A strategic approach to urban health: Recommendations
The Guide presents three overarching ways that governments can act more strategically for urban health.
1) Recognizing and managing complexity
- Train urban health practitioners and policy-makers at all levels to understand and manage the impacts of complexity on urban health.
- Extend monitoring and evaluation processes to capture unanticipated results of urban health policy and practice.
- Anticipate intended and unintended results using scenario-based modelling.
- Design decision-making and implementation processes to operate more effectively in the face of complexity.
- Adopt adaptive governance and build adaptation into interventions, policies and strategies.
2) Leveraging entry points
- Build and maintain awareness of the landscape of political, policy and public opinion at city, national and global scales.
- Document and track local cross-cutting initiatives relevant to urban health at project, programme and policy scales.
- Prepare for the emergence of entry points by scoping and planning urban health strategy in anticipation of opportunities for implementation.
- Ensure that entry points are a stepping stone for broader action.
3) Strengthening the means of implementation
Governance:
- Establish a whole-of-government political mandate for urban health.
- Define urban health responsibilities clearly and create accountability.

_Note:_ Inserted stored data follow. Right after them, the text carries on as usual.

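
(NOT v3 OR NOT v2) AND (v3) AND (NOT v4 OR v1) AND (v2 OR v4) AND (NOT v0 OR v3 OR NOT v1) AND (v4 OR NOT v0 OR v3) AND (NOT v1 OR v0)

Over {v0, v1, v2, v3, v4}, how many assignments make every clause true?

1

There are 2^5 = 32 truth assignments over (v0, v1, v2, v3, v4).
Split on v2. With v2 = true, the clauses containing v2 are satisfied and NOT v2 drops from the rest; 0 of the 2^4 = 16 assignments to the other variables satisfy what remains.
With v2 = false, by the same count on the reduced clause set, 1 assignment works.
(One model: v0=T, v1=T, v2=F, v3=T, v4=T.)
Total: 0 + 1 = 1.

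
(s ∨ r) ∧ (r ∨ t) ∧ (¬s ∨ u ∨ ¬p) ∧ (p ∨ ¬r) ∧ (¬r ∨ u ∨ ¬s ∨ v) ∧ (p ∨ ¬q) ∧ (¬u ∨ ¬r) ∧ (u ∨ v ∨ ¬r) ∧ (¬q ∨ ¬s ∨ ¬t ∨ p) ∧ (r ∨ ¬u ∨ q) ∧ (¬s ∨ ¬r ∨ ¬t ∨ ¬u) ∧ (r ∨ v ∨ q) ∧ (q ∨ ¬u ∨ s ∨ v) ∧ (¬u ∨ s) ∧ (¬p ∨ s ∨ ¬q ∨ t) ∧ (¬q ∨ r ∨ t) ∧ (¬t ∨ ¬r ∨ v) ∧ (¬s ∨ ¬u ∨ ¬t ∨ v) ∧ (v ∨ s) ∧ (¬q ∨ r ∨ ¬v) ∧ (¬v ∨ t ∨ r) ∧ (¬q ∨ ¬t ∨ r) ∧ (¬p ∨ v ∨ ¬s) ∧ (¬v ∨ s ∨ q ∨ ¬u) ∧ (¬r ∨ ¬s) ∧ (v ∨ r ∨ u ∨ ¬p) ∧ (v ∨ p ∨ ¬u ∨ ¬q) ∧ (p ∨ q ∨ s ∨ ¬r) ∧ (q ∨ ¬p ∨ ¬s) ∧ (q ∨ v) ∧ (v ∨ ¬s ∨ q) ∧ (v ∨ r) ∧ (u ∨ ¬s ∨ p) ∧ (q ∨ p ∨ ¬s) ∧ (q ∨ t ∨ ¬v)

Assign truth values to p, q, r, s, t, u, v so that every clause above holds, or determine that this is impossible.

p ↦ True, q ↦ True, r ↦ True, s ↦ False, t ↦ True, u ↦ False, v ↦ True

Suppose s = False.
From the singleton clause (r), r = True.
From the singleton clause (p), p = True.
From the singleton clause (¬u), u = False.
From the singleton clause (v), v = True.
Suppose q = True.
From the singleton clause (t), t = True.
Every clause now holds.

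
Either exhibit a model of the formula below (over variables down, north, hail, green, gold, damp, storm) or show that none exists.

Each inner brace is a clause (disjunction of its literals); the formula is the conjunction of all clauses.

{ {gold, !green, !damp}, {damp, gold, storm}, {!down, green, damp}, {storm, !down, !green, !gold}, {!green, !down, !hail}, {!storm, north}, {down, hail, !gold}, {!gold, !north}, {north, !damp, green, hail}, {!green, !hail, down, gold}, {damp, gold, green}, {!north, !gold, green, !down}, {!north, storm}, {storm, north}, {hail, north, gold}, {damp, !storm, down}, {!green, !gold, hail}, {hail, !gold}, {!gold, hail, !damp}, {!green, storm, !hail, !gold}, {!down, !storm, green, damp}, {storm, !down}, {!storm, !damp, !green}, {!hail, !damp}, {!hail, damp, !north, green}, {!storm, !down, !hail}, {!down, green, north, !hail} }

Suppose storm = true.
Unit clause (north) forces north = true.
Unit clause (!gold) forces gold = false.
Suppose green = true.
Unit clause (!damp) forces damp = false.
Unit clause (down) forces down = true.
Unit clause (!hail) forces hail = false.
Every clause now holds.

down: true,  north: true,  hail: false,  green: true,  gold: false,  damp: false,  storm: true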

- Establish or strengthen coordination mechanisms.
Financing
- Expand assessment of the costs and benefits of urban health action.
- Restructure financial mechanisms to support strategic urban health policy and practice.

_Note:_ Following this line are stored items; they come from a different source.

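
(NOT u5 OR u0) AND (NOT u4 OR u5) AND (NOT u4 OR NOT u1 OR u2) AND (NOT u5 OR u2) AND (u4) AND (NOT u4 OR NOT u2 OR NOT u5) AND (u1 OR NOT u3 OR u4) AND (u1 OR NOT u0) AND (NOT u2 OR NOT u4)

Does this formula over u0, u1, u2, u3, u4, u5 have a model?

From the singleton clause (u4), u4 = true.
From the singleton clause (u5), u5 = true.
From the singleton clause (u0), u0 = true.
From the singleton clause (u2), u2 = true.
But (NOT u2) is also a unit clause — contradiction.
No assignment satisfies every clause.

Unsatisfiable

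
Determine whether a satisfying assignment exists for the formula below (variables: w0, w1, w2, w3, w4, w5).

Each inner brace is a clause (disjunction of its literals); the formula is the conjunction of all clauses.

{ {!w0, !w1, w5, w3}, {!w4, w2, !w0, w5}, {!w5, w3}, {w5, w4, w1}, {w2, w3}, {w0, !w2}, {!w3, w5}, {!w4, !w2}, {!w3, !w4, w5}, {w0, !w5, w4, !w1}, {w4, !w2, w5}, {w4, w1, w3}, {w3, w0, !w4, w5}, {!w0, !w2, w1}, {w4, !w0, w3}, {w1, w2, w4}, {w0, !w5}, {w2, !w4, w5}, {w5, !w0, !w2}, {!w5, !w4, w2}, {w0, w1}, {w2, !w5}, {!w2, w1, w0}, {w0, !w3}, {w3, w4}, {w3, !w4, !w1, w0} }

Satisfiable

Case w5 = true:
Unit clause (w3) forces w3 = true.
Unit clause (w0) forces w0 = true.
Unit clause (w2) forces w2 = true.
Unit clause (!w4) forces w4 = false.
Unit clause (w1) forces w1 = true.
This assignment satisfies each clause.
A satisfying assignment: w0: true; w1: true; w2: true; w3: true; w4: false; w5: true.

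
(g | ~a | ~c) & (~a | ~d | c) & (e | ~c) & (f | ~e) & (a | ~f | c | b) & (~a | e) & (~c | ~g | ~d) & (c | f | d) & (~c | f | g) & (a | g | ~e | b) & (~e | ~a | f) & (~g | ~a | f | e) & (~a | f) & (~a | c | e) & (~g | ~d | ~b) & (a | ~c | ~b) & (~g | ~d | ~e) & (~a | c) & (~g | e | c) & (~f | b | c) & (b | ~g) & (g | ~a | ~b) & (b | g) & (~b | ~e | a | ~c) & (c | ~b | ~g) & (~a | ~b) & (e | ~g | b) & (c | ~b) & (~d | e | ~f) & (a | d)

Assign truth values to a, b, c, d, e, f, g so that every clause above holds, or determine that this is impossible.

Branch on e: set e = 1.
From the singleton clause (f), f = 1.
Branch on g: set g = 0.
From the singleton clause (b), b = 1.
From the singleton clause (~a), a = 0.
From the singleton clause (~c), c = 0.
But (c) is also a unit clause — contradiction.
So g must be the other value — set g = 1.
From the singleton clause (~d), d = 0.
From the singleton clause (b), b = 1.
From the singleton clause (c), c = 1.
From the singleton clause (a), a = 1.
But (~a) is also a unit clause — contradiction.
Both values of g lead to a conflict.
So e must be the other value — set e = 0.
From the singleton clause (~c), c = 0.
From the singleton clause (~a), a = 0.
From the singleton clause (~g), g = 0.
From the singleton clause (b), b = 1.
But (~b) is also a unit clause — contradiction.
Both values of e lead to a conflict.

UNSATISFIABLE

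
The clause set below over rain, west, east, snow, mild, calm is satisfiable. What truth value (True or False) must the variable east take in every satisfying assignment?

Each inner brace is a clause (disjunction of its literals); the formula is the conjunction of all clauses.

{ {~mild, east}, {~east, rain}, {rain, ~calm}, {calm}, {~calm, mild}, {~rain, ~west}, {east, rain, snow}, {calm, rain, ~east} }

True

Suppose east = 0.
(~mild) alone gives mild = 0.
(calm) alone gives calm = 1.
But (~calm) is also a unit clause — contradiction.
So every satisfying assignment has east = True.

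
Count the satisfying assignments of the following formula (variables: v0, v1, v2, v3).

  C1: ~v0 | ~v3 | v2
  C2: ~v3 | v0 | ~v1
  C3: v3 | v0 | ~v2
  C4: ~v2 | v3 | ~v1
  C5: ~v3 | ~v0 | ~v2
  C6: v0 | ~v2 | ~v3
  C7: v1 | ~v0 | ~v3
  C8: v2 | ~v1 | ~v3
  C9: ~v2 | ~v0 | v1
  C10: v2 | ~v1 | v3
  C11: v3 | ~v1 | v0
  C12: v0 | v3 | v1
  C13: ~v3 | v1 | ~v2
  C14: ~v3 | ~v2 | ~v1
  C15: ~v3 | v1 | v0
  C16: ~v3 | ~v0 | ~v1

There are 2^4 = 16 truth assignments over (v0, v1, v2, v3).
Split on v3. With v3 = 1, the clauses containing v3 are satisfied and ~v3 drops from the rest; 0 of the 2^3 = 8 assignments to the other variables satisfy what remains.
With v3 = 0, by the same count on the reduced clause set, 1 assignment works.
Total: 0 + 1 = 1.

1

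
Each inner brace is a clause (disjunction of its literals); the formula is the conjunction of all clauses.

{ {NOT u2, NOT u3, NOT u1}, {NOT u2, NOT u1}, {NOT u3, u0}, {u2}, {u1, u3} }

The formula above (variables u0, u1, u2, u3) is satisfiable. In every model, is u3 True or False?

True

Suppose u3 = false.
(u2) alone gives u2 = true.
(NOT u1) alone gives u1 = false.
Now (u1) is unsatisfied and unit — conflict.
So every satisfying assignment has u3 = True.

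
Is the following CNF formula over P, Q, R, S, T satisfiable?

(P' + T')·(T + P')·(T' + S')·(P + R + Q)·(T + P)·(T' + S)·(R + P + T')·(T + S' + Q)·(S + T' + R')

No

Case P = 0:
From the singleton clause (T), T = 1.
From the singleton clause (S'), S = 0.
Now (S) is unsatisfied and unit — conflict.
So P must be the other value — set P = 1.
From the singleton clause (T'), T = 0.
Now (T) is unsatisfied and unit — conflict.
Both values of P lead to a conflict.
No assignment satisfies every clause.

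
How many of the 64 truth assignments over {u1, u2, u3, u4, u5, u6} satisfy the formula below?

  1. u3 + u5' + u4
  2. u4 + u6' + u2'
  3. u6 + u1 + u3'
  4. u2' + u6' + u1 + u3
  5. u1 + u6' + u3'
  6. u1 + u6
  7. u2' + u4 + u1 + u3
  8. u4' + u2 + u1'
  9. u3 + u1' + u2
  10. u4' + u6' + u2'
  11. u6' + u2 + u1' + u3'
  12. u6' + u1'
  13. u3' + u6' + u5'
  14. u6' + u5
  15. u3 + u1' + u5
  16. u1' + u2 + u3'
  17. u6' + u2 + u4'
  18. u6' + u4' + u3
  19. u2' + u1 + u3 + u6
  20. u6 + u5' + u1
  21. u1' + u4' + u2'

There are 2^6 = 64 truth assignments over (u1, u2, u3, u4, u5, u6).
Split on u1. With u1 = 1, the clauses containing u1 are satisfied and u1' drops from the rest; 2 of the 2^5 = 32 assignments to the other variables satisfy what remains.
With u1 = 0, by the same count on the reduced clause set, 0 assignments work.
Total: 2 + 0 = 2.

2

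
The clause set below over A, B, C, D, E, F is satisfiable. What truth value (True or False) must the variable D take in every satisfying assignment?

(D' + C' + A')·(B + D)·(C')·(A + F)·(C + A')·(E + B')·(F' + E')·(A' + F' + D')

True

Suppose D = 0.
The clause (B) is unit, so B = 1.
The clause (C') is unit, so C = 0.
The clause (A') is unit, so A = 0.
The clause (F) is unit, so F = 1.
The clause (E) is unit, so E = 1.
Now (E') is unsatisfied and unit — conflict.
So every satisfying assignment has D = True.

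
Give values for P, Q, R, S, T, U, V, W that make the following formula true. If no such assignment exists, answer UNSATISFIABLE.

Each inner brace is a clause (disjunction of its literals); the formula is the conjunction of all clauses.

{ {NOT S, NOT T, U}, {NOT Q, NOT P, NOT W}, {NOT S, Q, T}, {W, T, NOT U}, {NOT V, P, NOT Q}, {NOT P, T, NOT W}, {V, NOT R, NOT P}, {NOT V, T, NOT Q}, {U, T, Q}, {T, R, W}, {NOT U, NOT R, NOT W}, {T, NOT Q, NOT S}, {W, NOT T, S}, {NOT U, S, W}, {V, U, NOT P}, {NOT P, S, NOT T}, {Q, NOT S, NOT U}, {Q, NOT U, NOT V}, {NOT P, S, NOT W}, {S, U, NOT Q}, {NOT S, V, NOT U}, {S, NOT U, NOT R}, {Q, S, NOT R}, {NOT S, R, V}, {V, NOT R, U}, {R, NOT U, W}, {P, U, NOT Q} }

Suppose S = false.
Suppose W = true.
The clause (NOT P) is unit, so P = false.
Suppose V = true.
The clause (NOT Q) is unit, so Q = false.
The clause (NOT U) is unit, so U = false.
The clause (T) is unit, so T = true.
The clause (NOT R) is unit, so R = false.
Every clause now holds.

P=false,  Q=false,  R=false,  S=false,  T=true,  U=false,  V=true,  W=true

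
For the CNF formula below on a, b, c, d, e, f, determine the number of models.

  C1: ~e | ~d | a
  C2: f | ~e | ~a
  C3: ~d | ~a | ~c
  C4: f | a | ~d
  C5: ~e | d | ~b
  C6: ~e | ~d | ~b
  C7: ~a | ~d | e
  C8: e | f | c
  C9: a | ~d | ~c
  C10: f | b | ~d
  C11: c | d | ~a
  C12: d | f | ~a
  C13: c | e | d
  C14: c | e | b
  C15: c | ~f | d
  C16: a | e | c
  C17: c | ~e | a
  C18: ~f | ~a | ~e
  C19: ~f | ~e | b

There are 2^6 = 64 truth assignments over (a, b, c, d, e, f).
Split on f. With f = 1, the clauses containing f are satisfied and ~f drops from the rest; 4 of the 2^5 = 32 assignments to the other variables satisfy what remains.
With f = 0, by the same count on the reduced clause set, 3 assignments work.
(One model: a=F, b=F, c=T, d=F, e=F, f=F.)
Total: 4 + 3 = 7.

7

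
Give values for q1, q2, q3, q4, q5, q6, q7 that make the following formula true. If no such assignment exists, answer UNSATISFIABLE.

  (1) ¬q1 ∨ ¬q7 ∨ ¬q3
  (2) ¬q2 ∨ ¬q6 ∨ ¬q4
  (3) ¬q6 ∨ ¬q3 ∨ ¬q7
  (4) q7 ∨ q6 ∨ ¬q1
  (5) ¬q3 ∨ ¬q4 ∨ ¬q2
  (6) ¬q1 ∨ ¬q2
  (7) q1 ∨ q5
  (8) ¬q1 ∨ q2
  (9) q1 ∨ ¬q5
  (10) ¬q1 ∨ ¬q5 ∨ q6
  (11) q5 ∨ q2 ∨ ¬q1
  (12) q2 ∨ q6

Branch on q1: set q1 = False.
From the singleton clause (q5), q5 = True.
Now (¬q5) is unsatisfied and unit — conflict.
Backtrack on q1: now try q1 = True.
From the singleton clause (¬q2), q2 = False.
Now (q2) is unsatisfied and unit — conflict.
Neither q1 = True nor q1 = False works.

UNSATISFIABLE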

- Increase the scope, resilience and sustainability of urban health financing.
Human, institutional and systemic capacity
- Conduct iterative assessment of capacities and capacity needs.
- Integrate capacity development as a standard component of urban health practice.
- Account for capacity assets, deficits and needs in designing urban health policy and practice.
Data generation and management
- Strengthen urban health data systems by expanding data coverage, types and sources.
- Adopt best practices for managing urban health data.
- Adopt a high-value set of urban health indicators.
Evidence-based decision support
- Institutionalize evidence-based policy and practice in urban health.
- Support the application of interdisciplinary and transdisciplinary insights to decisionmaking.
- Increase local capacity and external links for evidence-based decision-making.
- Implement a robust monitoring and evaluation system.
Related: Urban Health Promotion Center Establishment & Operation Guideline 2074
Innovation
- Cultivate an innovation ecosystem for urban health.
- Create dedicated spaces for urban health experimentation.
- Develop processes to identify and scale up promising novel solutions.
Partnerships
- Where appropriate, adopt a partnership model to deliver urban health needs.
- Foster an environment that encourages collaboration.
- Provide resources to support effective urban health partnerships.
Participation
- Institutionalize participation as a key value and component of public-sector action for urban health.
- Improve communication around urban health.
- Encourage nongovernmental actors to participate in urban health.
Developing comprehensive strategies: The culmination of the strategic approach is a comprehensive strategy that elevates urban health as a societal goal and provides the authorities, mechanisms and resources needed to attain and sustain it.